AFME also believes the Commission should give further consideration to the following issues as part of its future workstreams:
- The treatment of the non-performing loan backstop – The NPL backstop remains another example of EU gold-plating. If removed from Pillar 1, this could alleviate CET1 capital consumption equal to EUR 20 billion for significant institutions. AFME believes the Commission should review the framework to assess whether the backstop should apply only where a bank's NPL ratio exceeds an appropriate threshold, such as 7%, thereby maintaining prudential safeguards while reducing unnecessary capital constraints.
- Prudential Valuation – The current requirements should be removed from the Capital Requirements Regulation (CRR) to support the competitiveness of banks operating in the EU and to ensure alignment with many other jurisdictions.

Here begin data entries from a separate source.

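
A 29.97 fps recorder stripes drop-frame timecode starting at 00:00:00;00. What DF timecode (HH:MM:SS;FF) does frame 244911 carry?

02:16:11;27

Ten DF minutes hold 17982 frames, so frame 244911 lies in block 13 (frames 233766–251747) with 11145 frames into that block.
The block's first minute is 1800 frames and the rest 1798 each; 11145 frames reaches minute 6, so 13 × 18 + 6 × 2 = 246 labels have been skipped so far.
Adding those back, label number 244911 + 246 = 245157 at 30 labels/s is 8171 s + 27 f = 2 h 16 min 11 s frame 27, i.e. 02:16:11;27.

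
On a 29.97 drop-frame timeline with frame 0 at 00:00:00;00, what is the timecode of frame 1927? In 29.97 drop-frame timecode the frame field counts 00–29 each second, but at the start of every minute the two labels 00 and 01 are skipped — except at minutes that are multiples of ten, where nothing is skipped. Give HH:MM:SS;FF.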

- Leverage ratio constraints – The leverage ratio framework should be recalibrated to ensure it remains a credible non-risk-based backstop while avoiding unintended constraints on low-risk activities such as market making and client clearing, both of which are essential to the development and integration of EU capital markets.
Over the coming months AFME will continue to engage constructively with the European Commission, Member States, the European Parliament and supervisory authorities to help shape the legislative proposals expected in Q1 2027.